Risk of acute kidney injury associated with anti-pseudomonal and anti-MRSA antibiotic strategies in critically ill patients

• Published in: PloS one Vol. 17; no. 3; p. e0264281
• Main Authors: Côté, Jean-Maxime, Desjardins, Michaël, Cailhier, Jean-François, Murray, Patrick T, Beaubien Souligny, William
• Format: Journal Article
• Language: English
• Published: United States Public Library of Science 10.03.2022; Public Library of Science (PLoS)
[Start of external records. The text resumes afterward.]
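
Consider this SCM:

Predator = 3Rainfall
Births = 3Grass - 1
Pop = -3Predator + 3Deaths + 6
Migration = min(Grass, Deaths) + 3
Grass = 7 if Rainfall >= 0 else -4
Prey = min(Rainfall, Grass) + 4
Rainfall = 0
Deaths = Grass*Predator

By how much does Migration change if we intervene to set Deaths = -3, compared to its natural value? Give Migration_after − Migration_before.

-3

Intervening sets Deaths = -3 and removes its equation (Deaths = Grass*Predator).
Grass = 7 if Rainfall >= 0 else -4  [with Rainfall=0]  = 7
Migration = min(Grass, Deaths) + 3  [with Grass=7, Deaths=-3]  = 0
Without intervention: Grass = 7 if Rainfall >= 0 else -4  [with Rainfall=0]  = 7; Predator = 3Rainfall  [with Rainfall=0]  = 0; Deaths = Grass*Predator  [with Grass=7, Predator=0]  = 0; Migration = min(Grass, Deaths) + 3  [with Grass=7, Deaths=0]  = 3.
Change = 0 − 3 = -3.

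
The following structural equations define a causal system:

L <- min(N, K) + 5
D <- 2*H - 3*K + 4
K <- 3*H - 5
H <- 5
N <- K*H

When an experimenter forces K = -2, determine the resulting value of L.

-5

do(K=-2) replaces the equation K <- 3*H - 5 with the constant K = -2.
N = K*H  [with K=-2, H=5]  = -10
L = min(N, K) + 5  [with N=-10, K=-2]  = -5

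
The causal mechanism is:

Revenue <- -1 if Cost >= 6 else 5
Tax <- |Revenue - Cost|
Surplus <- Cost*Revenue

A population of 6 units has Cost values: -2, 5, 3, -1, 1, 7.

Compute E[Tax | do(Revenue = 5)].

3.5

Under do(Revenue=5), Revenue's equation is replaced by Revenue=5 for every unit. Per-unit Tax: 7, 0, 2, 6, 4, 2. Mean = 3.5.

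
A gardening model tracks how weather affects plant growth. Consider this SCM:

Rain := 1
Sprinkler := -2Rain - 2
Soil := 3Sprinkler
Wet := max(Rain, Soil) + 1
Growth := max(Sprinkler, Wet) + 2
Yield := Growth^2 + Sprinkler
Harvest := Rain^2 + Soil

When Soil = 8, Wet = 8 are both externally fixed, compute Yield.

96

Setting Soil = 8, Wet = 8 by intervention discards those variables' equations.
Sprinkler = -2Rain - 2  [with Rain=1]  = -4
Growth = max(Sprinkler, Wet) + 2  [with Sprinkler=-4, Wet=8]  = 10
Yield = Growth^2 + Sprinkler  [with Growth=10, Sprinkler=-4]  = 96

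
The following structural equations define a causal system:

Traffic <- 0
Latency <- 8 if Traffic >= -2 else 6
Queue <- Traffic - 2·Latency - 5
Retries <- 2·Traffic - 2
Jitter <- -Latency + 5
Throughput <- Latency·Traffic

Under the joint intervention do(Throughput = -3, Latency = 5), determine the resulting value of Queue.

The joint intervention fixes Throughput = -3, Latency = 5, removing each variable's own equation.
Queue = Traffic - 2·Latency - 5  [with Traffic=0, Latency=5]  = -15

-15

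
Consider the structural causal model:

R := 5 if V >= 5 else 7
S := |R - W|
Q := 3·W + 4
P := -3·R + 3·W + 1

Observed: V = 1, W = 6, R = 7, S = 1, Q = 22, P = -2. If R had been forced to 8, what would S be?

The intervention breaks the incoming arrows to R: R := 5 if V >= 5 else 7 no longer applies, and R = 8.
S = |R - W|  [with R=8, W=6]  = 2

2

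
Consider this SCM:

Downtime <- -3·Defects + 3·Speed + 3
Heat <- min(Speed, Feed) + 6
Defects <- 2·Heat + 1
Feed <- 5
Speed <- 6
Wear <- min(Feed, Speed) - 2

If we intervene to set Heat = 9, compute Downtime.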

• Subjects: Acute Kidney Injury - chemically induced; Acute Kidney Injury - drug therapy; Acute Kidney Injury - epidemiology; Acute renal failure; Adult; Anti-Bacterial Agents - adverse effects; Antibiotics; Antimicrobial agents; Biology and Life Sciences; Blood; Clinical trials; Complications and side effects; Creatinine; Critical Illness; Drug dosages; Drug resistance; Drug Therapy, Combination; Ethnicity; Evaluation; Exposure; Female; Health care facilities; Health risks; Humans; Infectious diseases; Intensive care; Intensive care nursing; Kidneys; Leukopenia; Male; Medical care; Medicine and Health Sciences; Methicillin; Methicillin-Resistant Staphylococcus aureus; Multidrug resistant organisms; Nephrology; Patient outcomes; Patients; Piperacillin; Piperacillin-tazobactam; Pseudomonas; Quality management; Retrospective Studies; Risk; Risk factors; Sensitivity analysis; Staphylococcus aureus; Staphylococcus infections; Steroids; Tazobactam; Vancomycin; Vancomycin - adverse effects; Ventilators; Canada; Ireland
• ISSN: 1932-6203; 1932-6203
• DOI: 10.1371/journal.pone.0264281

An increased risk of acute kidney injury (AKI) with the widely prescribed piperacillin-tazobactam(PTZ)-vancomycin combination in hospitalized patients has recently been reported, but evidence in ICU patients remain uncertain. This study evaluates the association between the exposure of various broad-spectrum antibiotic regimens with Pseudomonas and/or methicillin-resistance Staphylococcus aureus (MRSA) coverage and the risk of AKI in critically ill patients. A retrospective cohort study based on the publicly available MIMIC-III database reporting hospitalization data from ICU patients from a large academic medical center between 2001 and 2012. Adult patients receiving an anti-pseudomonal or an anti-MRSA agent in the ICU for more than 24-hours were included. Non-PTZ anti-pseudomonal agents were compared to PTZ; non-vancomycin agents covering MRSA were compared to vancomycin; and their combinations were compared to the PTZ-vancomycin combination. The primary outcome was defined as new or worsening AKI within 7 days of the antibiotic exposure using an adjusted binomial generalized estimating equation. Overall, 18 510 admissions from 15 673 individual patients, cumulating 169 966 days of antibiotherapy were included. When compared to PTZ, exposure to another anti-pseudomonal agent was associated with lower AKI risk (OR, 0.85; 95% CI, 0.80-0.91; p < .001). When compared to vancomycin, exposure to another anti-MRSA was also associated with lower AKI risk (OR, 0.71; 95% CI, 0.64-0.80; p < .001). Finally, when compared to the PTZ-vancomycin combination, exposure to another regimen with a similar coverage was associated with an even lower risk (OR, 0.63; 95% CI; 0.54-0.73; p < .001). A sensitivity analysis of patients with high illness severity showed similar results. These results suggest that the risk of AKI in ICU patients requiring antibiotherapy may be partially mitigated by the choice of antibiotics administered. Further clinical trials are required to confirm these findings.